A forex pair is a currency-to-currency comparison. A pair has two parts: the base currency and the quote currency. The base currency is the initial currency in a pair. It is the currency the trader believes the quote currency will rise or fall against. For example, to sell the Japanese Yuan against the US Dollar (JPY/USD), you are expecting the Japanese Yuen to fall against US Dollar.

The three main types of forex pairs include:

Major currency pairs

The most traded currencies are the major currency pairs. They are currencies from the biggest and most stable economies worldwide. The most popular pairs include GBP/USD, EUR/USD, and USD/JPY. Due to their liquidity and low spreads, the major currency pairs appeal to both advanced and novice traders.

Minor currency pairs

The US dollar is not included in minor currency pairs (also known as cross-currency pairings). However, they still include widely traded currencies like the euro and pound sterling. However, because of their lower liquidity and higher spreads, minor currency pair are less popular among traders.

Exotic currency pairings

Exotic currency pairings combine a major currency, such as the US Dollar or the Euro, with the currency of an emerging nation like Brazil or Turkey. These pairs are not traded as often as major and minor currency pairs, so they have lower spreads.

Factors that affect Forex pairs prices

Understanding the factors that influence forex markets is important before trading. Some of these factors include:

Monetary policies

The currency markets can be affected greatly by decisions made by the central bank. For example, changes in interest rates can have an impact on currency appreciation or depreciation. Central banks can raise interest rates to increase the value of a country’s currency. However, lower interest rates may decrease the currency’s value.

Financial stability

A currency’s economic stability will determine its value. For example, stable countries like Japan and the US tend to attract large amounts of foreign investment. This increases their currencies’ value. On the other side, less stable economies tend to attract less foreign investment, which results in a weaker currency.


Political events can have a major impact on currency strength. The UK leaving the EU is one prime example. This Brexit created uncertainty about the UK’s future economic prospects and caused traders to lose trust in the pound. This led to a significant drop in its value against other major currencies.

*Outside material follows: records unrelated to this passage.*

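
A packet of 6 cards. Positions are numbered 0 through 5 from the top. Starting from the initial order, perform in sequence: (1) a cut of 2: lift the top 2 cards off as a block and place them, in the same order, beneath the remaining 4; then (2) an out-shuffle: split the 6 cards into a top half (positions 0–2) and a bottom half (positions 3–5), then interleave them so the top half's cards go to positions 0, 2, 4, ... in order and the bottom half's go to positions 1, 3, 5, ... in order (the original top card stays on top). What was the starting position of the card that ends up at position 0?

2

Undo the operations in reverse order, starting from position 0:
  undo op 2 (out-shuffle, from top half): 0 ← 0
  undo op 1 (cut 2): 0 ← 2
So the card at position 0 came from original position 2.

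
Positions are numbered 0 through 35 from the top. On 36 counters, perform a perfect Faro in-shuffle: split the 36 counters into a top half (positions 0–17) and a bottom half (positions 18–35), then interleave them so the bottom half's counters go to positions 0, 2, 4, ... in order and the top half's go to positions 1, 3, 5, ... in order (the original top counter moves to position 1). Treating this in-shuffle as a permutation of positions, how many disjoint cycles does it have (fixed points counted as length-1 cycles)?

Trace each unvisited position around until it returns:
(0 1 3 7 15 31 ... len 36)
1 cycle in total.

1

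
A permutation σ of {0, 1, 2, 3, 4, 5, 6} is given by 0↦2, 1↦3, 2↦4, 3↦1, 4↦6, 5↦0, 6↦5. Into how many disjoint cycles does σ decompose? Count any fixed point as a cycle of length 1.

2

Cycle decomposition: (0 2 4 6 5) (1 3).
2 cycles.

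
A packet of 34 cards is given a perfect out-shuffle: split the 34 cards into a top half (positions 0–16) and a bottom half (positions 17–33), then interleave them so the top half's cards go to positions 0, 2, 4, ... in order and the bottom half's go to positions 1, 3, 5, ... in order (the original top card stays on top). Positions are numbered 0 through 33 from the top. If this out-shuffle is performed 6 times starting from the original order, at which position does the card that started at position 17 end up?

32

Track the card's position through each out-shuffle:
17 → 1 → 2 → 4 → 8 → 16 → 32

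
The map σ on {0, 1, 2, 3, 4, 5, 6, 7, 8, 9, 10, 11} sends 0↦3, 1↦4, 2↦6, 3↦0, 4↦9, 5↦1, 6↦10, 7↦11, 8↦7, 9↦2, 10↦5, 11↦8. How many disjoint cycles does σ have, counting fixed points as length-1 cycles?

3

Cycle decomposition: (0 3) (1 4 9 2 6 10 5) (7 11 8).
3 cycles.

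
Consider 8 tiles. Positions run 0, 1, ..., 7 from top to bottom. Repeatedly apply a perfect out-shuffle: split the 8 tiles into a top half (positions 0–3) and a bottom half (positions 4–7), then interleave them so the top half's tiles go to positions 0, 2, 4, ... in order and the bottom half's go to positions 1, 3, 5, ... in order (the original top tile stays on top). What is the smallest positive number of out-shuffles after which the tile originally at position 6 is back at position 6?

Follow position 6 under repeated out-shuffles:
6 → 5 → 3 → 6
It first returns after 3 out-shuffles.

3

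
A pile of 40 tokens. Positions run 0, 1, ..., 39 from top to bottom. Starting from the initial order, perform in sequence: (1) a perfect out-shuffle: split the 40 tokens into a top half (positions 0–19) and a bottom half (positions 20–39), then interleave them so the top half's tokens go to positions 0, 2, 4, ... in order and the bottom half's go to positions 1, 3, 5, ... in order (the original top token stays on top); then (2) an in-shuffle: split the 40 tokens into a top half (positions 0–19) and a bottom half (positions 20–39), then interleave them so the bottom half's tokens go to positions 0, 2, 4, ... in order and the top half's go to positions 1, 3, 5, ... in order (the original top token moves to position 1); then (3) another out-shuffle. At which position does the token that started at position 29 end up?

Track the token from position 29 forward through each operation:
  after op 1 (out-shuffle): 29 → 19
  after op 2 (in-shuffle): 19 → 39
  after op 3 (out-shuffle): 39 → 39

39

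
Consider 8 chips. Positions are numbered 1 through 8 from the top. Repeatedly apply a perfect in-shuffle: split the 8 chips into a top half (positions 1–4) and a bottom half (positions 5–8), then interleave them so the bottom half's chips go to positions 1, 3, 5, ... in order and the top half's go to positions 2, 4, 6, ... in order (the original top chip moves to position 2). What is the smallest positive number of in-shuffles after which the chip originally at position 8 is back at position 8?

Follow position 8 under repeated in-shuffles:
8 → 7 → 5 → 1 → 2 → 4 → 8
It first returns after 6 in-shuffles.

6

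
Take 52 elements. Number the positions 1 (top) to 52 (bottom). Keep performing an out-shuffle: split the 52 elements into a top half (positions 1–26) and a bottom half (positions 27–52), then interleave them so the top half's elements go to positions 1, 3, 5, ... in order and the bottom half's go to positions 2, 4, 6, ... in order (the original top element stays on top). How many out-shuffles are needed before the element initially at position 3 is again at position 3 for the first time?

8

Follow position 3 under repeated out-shuffles:
3 → 5 → 9 → 17 → 33 → 14 → 27 → 2 → 3
It first returns after 8 out-shuffles.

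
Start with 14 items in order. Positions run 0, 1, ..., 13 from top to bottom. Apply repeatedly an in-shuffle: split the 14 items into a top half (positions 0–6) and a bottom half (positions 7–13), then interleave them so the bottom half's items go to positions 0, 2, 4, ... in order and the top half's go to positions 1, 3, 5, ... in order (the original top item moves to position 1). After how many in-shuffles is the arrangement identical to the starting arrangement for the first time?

The in-shuffle permutes the 14 positions with cycle lengths [2, 4, 4, 4].
Every item is home exactly when every cycle has completed a whole number of laps, i.e. after lcm(2, 4) = 4 in-shuffles.

4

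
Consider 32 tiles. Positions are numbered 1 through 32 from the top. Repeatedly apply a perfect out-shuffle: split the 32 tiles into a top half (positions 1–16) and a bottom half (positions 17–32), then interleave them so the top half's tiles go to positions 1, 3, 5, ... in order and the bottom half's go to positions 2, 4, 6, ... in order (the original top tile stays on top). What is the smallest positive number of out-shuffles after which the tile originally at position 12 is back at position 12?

5

Follow position 12 under repeated out-shuffles:
12 → 23 → 14 → 27 → 22 → 12
It first returns after 5 out-shuffles.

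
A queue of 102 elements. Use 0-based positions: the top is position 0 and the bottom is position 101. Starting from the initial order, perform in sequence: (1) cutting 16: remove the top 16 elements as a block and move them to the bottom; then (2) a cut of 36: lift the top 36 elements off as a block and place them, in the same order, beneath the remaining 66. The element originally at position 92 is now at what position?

40

Track the element from position 92 forward through each operation:
  after op 1 (cut 16): 92 → 76
  after op 2 (cut 36): 76 → 40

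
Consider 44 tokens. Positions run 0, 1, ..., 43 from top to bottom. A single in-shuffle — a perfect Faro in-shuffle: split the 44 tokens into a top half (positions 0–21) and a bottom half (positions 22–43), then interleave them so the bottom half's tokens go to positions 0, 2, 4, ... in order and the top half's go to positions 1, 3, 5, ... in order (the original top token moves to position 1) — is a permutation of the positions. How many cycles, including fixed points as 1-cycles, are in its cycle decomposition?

Trace each unvisited position around until it returns:
(0 1 3 7 15 31 ... len 12) (2 5 11 23) (4 9 19 39 34 24) (6 13 27 10 21 43 ... len 12) (8 17 35 26) (14 29) (20 41 38 32)
7 cycles in total.

7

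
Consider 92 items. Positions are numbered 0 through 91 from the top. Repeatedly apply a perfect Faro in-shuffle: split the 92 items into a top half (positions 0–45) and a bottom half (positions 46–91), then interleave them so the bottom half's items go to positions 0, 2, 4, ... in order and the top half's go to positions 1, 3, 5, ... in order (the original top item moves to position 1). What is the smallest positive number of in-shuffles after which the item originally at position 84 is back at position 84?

Follow position 84 under repeated in-shuffles:
84 → 76 → 60 → 28 → 57 → 22 → 45 → 91 → 90 → 88 → 84
It first returns after 10 in-shuffles.

10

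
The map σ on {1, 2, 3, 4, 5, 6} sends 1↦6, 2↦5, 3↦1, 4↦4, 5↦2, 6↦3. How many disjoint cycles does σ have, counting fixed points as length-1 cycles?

Cycle decomposition: (1 6 3) (2 5) (4).
3 cycles.

3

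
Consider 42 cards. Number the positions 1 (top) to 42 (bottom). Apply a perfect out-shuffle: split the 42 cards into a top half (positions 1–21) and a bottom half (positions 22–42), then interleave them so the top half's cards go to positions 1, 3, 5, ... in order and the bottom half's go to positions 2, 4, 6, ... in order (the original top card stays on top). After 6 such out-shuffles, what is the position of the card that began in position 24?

Track the card's position through each out-shuffle:
24 → 6 → 11 → 21 → 41 → 40 → 38

38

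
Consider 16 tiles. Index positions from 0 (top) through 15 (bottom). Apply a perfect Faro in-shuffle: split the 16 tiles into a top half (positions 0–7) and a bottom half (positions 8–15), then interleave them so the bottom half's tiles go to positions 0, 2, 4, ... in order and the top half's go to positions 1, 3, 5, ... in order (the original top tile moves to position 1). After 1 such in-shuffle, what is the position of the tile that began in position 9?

2

Track the tile's position through each in-shuffle:
9 → 2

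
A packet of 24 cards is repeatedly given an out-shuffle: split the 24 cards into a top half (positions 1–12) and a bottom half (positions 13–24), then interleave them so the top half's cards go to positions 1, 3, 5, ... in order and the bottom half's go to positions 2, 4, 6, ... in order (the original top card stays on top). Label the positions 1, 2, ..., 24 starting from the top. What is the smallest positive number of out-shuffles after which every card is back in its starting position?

The out-shuffle permutes the 24 positions with cycle lengths [1, 1, 11, 11].
Every card is home exactly when every cycle has completed a whole number of laps, i.e. after lcm(1, 11) = 11 out-shuffles.

11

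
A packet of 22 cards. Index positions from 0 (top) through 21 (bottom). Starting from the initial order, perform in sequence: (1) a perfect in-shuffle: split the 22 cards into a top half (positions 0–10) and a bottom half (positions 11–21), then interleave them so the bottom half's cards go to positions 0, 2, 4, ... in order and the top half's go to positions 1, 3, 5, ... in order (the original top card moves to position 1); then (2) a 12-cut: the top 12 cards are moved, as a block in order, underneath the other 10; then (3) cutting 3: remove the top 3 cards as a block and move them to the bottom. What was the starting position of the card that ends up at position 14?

3

Undo the operations in reverse order, starting from position 14:
  undo op 3 (cut 3): 14 ← 17
  undo op 2 (cut 12): 17 ← 7
  undo op 1 (in-shuffle, from top half): 7 ← 3
So the card at position 14 came from original position 3.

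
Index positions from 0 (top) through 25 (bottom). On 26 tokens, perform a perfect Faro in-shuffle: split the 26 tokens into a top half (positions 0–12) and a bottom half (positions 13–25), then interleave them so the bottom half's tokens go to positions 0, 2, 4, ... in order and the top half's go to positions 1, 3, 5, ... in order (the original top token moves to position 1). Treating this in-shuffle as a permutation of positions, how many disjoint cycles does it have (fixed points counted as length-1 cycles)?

3

Trace each unvisited position around until it returns:
(0 1 3 7 15 4 ... len 18) (2 5 11 23 20 14) (8 17)
3 cycles in total.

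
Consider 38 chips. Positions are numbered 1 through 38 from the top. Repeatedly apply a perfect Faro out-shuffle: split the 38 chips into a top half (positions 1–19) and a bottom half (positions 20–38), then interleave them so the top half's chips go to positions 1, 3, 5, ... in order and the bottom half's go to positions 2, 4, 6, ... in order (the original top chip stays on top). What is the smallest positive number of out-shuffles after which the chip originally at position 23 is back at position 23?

36

Follow position 23 under repeated out-shuffles:
23 → 8 → 15 → 29 → 20 → 2 → 3 → 5 → ... → 23 (length 36)
It first returns after 36 out-shuffles.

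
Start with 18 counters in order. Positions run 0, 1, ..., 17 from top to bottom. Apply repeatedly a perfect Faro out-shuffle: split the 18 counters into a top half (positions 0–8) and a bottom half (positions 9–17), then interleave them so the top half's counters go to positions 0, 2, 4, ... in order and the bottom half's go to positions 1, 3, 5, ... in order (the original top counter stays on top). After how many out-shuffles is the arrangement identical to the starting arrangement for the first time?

8

The out-shuffle permutes the 18 positions with cycle lengths [1, 1, 8, 8].
Every counter is home exactly when every cycle has completed a whole number of laps, i.e. after lcm(1, 8) = 8 out-shuffles.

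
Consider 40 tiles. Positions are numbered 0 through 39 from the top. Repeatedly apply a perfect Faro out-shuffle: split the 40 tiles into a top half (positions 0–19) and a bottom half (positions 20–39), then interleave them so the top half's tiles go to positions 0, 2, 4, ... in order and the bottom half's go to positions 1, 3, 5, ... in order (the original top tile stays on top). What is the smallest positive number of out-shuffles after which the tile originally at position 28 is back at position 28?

12

Follow position 28 under repeated out-shuffles:
28 → 17 → 34 → 29 → 19 → 38 → 37 → 35 → 31 → 23 → 7 → 14 → 28
It first returns after 12 out-shuffles.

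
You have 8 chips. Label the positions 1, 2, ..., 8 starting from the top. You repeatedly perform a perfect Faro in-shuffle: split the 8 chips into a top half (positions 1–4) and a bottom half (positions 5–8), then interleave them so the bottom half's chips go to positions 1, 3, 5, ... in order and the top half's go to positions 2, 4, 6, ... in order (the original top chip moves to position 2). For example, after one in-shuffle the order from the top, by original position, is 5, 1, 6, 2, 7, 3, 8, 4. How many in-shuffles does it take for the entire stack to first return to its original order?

6

The in-shuffle permutes the 8 positions with cycle lengths [2, 6].
Every chip is home exactly when every cycle has completed a whole number of laps, i.e. after lcm(2, 6) = 6 in-shuffles.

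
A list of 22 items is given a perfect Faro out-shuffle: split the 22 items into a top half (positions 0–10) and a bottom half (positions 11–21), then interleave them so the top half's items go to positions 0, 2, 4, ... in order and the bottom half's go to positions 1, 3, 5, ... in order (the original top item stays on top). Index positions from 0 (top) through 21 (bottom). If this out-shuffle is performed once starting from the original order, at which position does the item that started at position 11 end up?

1

Track the item's position through each out-shuffle:
11 → 1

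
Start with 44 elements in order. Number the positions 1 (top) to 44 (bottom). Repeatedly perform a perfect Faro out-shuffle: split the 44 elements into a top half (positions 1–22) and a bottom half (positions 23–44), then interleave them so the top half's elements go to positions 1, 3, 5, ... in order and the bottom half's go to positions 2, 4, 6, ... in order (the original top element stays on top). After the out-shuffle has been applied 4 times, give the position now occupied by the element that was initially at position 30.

Track the element's position through each out-shuffle:
30 → 16 → 31 → 18 → 35

35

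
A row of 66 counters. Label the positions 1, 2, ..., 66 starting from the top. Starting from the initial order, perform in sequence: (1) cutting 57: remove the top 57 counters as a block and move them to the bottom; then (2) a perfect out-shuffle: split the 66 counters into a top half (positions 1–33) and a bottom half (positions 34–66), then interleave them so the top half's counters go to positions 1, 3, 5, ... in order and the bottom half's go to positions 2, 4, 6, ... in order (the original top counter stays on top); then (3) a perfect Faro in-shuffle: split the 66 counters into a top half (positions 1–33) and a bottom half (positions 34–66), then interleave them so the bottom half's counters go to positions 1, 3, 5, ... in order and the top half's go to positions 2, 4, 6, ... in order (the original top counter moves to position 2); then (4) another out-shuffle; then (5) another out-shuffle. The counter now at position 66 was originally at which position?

8

Undo the operations in reverse order, starting from position 66:
  undo op 5 (out-shuffle, from bottom half): 66 ← 66
  undo op 4 (out-shuffle, from bottom half): 66 ← 66
  undo op 3 (in-shuffle, from top half): 66 ← 33
  undo op 2 (out-shuffle, from top half): 33 ← 17
  undo op 1 (cut 57): 17 ← 8
So the counter at position 66 came from original position 8.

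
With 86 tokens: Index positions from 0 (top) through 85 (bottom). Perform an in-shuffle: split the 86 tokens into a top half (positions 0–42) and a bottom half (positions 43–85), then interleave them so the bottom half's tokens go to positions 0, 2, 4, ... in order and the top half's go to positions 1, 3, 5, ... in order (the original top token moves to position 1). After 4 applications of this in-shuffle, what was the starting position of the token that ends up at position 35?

Work backwards from position 35, undoing one in-shuffle at a time:
35 ← 17 ← 8 ← 47 ← 23
So the token now at position 35 started at position 23.

23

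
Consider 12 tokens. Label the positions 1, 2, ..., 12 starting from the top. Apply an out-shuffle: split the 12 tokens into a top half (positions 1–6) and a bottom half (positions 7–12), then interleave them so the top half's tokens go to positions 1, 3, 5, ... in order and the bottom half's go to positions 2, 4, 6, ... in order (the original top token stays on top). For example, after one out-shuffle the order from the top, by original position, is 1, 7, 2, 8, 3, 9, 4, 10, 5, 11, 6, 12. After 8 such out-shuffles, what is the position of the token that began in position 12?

Position 12 is a fixed point of every out-shuffle, so the token never moves.

12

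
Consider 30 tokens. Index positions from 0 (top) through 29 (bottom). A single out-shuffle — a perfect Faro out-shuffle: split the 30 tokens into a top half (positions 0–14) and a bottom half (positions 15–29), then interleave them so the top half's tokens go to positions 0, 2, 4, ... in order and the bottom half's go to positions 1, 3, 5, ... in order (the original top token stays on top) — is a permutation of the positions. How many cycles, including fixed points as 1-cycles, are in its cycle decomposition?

Trace each unvisited position around until it returns:
(0) (1 2 4 8 16 3 ... len 28) (29)
3 cycles in total.

3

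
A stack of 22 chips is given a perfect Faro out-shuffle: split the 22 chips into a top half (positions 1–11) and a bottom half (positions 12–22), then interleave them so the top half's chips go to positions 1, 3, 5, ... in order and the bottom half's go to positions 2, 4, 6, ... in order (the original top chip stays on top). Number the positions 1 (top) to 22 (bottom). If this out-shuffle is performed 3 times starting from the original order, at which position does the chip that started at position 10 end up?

10

Track the chip's position through each out-shuffle:
10 → 19 → 16 → 10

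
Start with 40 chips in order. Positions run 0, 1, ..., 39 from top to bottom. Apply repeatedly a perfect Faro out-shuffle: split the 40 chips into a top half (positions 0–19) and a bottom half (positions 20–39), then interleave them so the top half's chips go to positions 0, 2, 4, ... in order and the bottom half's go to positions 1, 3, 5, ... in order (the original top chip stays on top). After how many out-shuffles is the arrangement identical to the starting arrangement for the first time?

12

The out-shuffle permutes the 40 positions with cycle lengths [1, 1, 2, 12, 12, 12].
Every chip is home exactly when every cycle has completed a whole number of laps, i.e. after lcm(1, 2, 12) = 12 out-shuffles.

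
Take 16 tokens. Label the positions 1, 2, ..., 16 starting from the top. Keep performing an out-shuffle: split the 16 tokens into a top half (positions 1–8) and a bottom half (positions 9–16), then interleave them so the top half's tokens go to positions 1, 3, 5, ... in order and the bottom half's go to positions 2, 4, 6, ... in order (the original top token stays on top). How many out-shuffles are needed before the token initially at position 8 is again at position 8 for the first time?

4

Follow position 8 under repeated out-shuffles:
8 → 15 → 14 → 12 → 8
It first returns after 4 out-shuffles.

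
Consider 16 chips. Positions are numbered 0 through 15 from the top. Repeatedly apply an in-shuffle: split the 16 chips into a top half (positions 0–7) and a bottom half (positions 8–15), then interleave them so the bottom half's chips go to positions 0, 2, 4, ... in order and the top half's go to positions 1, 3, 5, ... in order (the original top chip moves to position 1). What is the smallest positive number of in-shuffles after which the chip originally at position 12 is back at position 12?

8

Follow position 12 under repeated in-shuffles:
12 → 8 → 0 → 1 → 3 → 7 → 15 → 14 → 12
It first returns after 8 in-shuffles.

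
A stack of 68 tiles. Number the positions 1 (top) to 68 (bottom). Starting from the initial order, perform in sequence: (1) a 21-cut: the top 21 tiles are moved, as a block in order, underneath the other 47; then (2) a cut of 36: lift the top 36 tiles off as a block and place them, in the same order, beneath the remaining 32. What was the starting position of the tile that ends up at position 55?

44

Undo the operations in reverse order, starting from position 55:
  undo op 2 (cut 36): 55 ← 23
  undo op 1 (cut 21): 23 ← 44
So the tile at position 55 came from original position 44.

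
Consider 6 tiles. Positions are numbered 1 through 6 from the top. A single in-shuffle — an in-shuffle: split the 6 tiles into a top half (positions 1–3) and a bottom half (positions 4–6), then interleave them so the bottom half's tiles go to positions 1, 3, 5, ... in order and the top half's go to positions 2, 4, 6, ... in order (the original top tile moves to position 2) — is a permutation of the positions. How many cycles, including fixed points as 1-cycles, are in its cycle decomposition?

2

Trace each unvisited position around until it returns:
(1 2 4) (3 6 5)
2 cycles in total.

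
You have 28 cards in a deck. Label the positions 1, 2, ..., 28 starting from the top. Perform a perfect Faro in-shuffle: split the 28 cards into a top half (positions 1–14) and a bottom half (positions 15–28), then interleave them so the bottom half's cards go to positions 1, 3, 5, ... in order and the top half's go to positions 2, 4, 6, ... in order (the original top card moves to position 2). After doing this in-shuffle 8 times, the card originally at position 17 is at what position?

2

Track the card's position through each in-shuffle:
17 → 5 → 10 → 20 → 11 → 22 → 15 → 1 → 2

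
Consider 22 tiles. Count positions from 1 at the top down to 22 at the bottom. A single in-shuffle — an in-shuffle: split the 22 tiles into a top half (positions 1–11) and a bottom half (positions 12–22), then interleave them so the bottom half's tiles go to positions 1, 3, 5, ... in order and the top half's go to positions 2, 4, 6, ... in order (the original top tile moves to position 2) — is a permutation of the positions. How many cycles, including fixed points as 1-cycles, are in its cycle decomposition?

2

Trace each unvisited position around until it returns:
(1 2 4 8 16 9 ... len 11) (5 10 20 17 11 22 ... len 11)
2 cycles in total.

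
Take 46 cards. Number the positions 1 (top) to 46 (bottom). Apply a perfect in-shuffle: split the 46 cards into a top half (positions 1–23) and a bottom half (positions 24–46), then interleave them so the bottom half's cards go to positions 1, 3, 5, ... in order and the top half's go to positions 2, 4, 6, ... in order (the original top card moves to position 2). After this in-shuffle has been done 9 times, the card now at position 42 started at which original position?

Work backwards from position 42, undoing one in-shuffle at a time:
42 ← 21 ← 34 ← 17 ← 32 ← 16 ← 8 ← 4 ← 2 ← 1
So the card now at position 42 started at position 1.

1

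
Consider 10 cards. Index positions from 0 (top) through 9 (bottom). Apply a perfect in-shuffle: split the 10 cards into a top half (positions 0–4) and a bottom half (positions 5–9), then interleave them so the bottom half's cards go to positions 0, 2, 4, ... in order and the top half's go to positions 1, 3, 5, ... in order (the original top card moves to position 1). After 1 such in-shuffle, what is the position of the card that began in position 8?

Track the card's position through each in-shuffle:
8 → 6

6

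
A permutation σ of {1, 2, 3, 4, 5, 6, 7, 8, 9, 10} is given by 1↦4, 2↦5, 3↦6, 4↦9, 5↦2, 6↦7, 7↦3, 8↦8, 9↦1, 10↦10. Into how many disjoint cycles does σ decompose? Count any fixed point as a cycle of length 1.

Cycle decomposition: (1 4 9) (2 5) (3 6 7) (8) (10).
5 cycles.

5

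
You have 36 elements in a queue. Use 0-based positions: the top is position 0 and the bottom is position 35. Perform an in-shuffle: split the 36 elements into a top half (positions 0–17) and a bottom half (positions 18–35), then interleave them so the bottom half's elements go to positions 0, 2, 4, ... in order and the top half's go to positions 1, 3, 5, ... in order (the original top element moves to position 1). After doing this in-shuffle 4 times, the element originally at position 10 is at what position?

27

Track the element's position through each in-shuffle:
10 → 21 → 6 → 13 → 27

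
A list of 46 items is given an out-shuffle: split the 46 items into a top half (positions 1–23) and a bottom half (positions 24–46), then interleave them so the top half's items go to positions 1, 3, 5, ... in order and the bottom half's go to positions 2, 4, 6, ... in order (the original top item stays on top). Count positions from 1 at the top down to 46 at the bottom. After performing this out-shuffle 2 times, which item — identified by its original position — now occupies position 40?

Work backwards from position 40, undoing one out-shuffle at a time:
40 ← 43 ← 22
So the item now at position 40 started at position 22.

22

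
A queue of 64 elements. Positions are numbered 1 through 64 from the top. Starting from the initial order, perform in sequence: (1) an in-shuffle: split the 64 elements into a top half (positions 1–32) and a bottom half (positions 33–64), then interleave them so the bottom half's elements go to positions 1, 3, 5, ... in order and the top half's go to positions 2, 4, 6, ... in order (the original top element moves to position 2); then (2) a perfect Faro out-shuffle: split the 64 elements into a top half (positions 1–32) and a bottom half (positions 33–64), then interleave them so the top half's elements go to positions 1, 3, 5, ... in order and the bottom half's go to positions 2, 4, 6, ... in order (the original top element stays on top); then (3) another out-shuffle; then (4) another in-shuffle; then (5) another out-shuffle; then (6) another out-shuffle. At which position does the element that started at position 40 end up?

Track the element from position 40 forward through each operation:
  after op 1 (in-shuffle): 40 → 15
  after op 2 (out-shuffle): 15 → 29
  after op 3 (out-shuffle): 29 → 57
  after op 4 (in-shuffle): 57 → 49
  after op 5 (out-shuffle): 49 → 34
  after op 6 (out-shuffle): 34 → 4

4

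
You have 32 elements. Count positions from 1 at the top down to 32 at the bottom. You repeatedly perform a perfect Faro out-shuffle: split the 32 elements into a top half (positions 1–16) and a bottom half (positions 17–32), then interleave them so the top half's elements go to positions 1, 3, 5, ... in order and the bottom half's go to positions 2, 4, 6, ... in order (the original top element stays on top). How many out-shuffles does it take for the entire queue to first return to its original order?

5

The out-shuffle permutes the 32 positions with cycle lengths [1, 1, 5, 5, 5, 5, 5, 5].
Every element is home exactly when every cycle has completed a whole number of laps, i.e. after lcm(1, 5) = 5 out-shuffles.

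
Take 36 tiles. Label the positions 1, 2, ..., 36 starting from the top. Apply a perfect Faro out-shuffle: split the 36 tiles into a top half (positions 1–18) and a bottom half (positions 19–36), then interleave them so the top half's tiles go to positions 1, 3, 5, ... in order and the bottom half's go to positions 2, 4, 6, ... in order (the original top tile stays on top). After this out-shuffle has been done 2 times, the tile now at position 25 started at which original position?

Work backwards from position 25, undoing one out-shuffle at a time:
25 ← 13 ← 7
So the tile now at position 25 started at position 7.

7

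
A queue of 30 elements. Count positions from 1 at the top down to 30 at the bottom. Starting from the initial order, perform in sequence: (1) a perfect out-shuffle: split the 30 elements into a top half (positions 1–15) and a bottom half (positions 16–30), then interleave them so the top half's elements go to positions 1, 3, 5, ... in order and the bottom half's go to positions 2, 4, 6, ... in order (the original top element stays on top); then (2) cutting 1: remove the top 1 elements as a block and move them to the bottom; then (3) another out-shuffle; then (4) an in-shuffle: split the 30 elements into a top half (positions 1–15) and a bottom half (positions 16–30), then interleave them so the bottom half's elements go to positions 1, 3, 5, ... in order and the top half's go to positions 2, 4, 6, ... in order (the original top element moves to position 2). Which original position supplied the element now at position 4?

Undo the operations in reverse order, starting from position 4:
  undo op 4 (in-shuffle, from top half): 4 ← 2
  undo op 3 (out-shuffle, from bottom half): 2 ← 16
  undo op 2 (cut 1): 16 ← 17
  undo op 1 (out-shuffle, from top half): 17 ← 9
So the element at position 4 came from original position 9.

9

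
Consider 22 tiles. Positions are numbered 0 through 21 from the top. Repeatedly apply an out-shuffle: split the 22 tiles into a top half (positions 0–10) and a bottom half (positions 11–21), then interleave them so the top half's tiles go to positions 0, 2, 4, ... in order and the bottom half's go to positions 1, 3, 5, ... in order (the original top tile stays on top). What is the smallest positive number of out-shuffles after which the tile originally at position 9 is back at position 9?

3

Follow position 9 under repeated out-shuffles:
9 → 18 → 15 → 9
It first returns after 3 out-shuffles.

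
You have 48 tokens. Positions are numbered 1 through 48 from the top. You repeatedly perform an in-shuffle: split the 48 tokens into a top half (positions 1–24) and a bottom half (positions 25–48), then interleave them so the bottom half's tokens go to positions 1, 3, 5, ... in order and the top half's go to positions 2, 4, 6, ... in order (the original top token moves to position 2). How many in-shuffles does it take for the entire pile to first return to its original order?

The in-shuffle permutes the 48 positions with cycle lengths [3, 3, 21, 21].
Every token is home exactly when every cycle has completed a whole number of laps, i.e. after lcm(3, 21) = 21 in-shuffles.

21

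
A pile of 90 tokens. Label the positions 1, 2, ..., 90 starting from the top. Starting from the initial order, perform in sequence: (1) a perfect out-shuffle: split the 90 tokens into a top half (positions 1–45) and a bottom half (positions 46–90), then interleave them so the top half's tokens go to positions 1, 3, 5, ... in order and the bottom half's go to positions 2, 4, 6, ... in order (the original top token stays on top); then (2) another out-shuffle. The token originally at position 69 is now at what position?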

The most popular forex pairs

Because they offer higher liquidity and lower spreads, the major currency pairs are among the most popular forex pairs. Here’s a list of the four most popular currency pairs.


This currency pair is also known as “The Fiber,” and it is the most frequently traded in the world. This currency pair represents a big share of the forex market transactions. This is not surprising, considering they are the currencies of the two most important economies in the world. This currency pair is highly traded, and spreads are lower. This makes it an attractive option for novice traders who are still learning about Forex.


This currency pair is also known as “The Gopher,” and it is one of the most preferred pairs for traders. It is extremely liquid and has very low spreads, just like EUR/USD. This allows traders to trade the currency pair without worrying about fluctuations in exchange rates.


The British Pound to US dollars currency pair, also known as “The Cable,” is commonly traded. Because of the frequent price swings, this currency pairing is more volatile than The Fiber and The Gopher. Some traders like this volatility as it can offer higher returns. But it can also result in large losses.


Although the pair USD/CHF is often called “Swissie,” it may surprise many individuals since Switzerland isn’t a major economy. The good reputation of Switzerland as a safe place to live is why this currency pair is so popular. The Swiss franc is a reliable currency that traders can rely on in times of economic uncertainty. It has a stable financial system and government. Although it is not as liquid as the other major currencies listed, it remains very popular with traders.

What are spreads?

Spread is the difference in the price of a particular financial instrument between its buy (bid) or sell (ask). It is also a major cost associated with CFD and Forex trading. Therefore, a narrow spread is better for traders.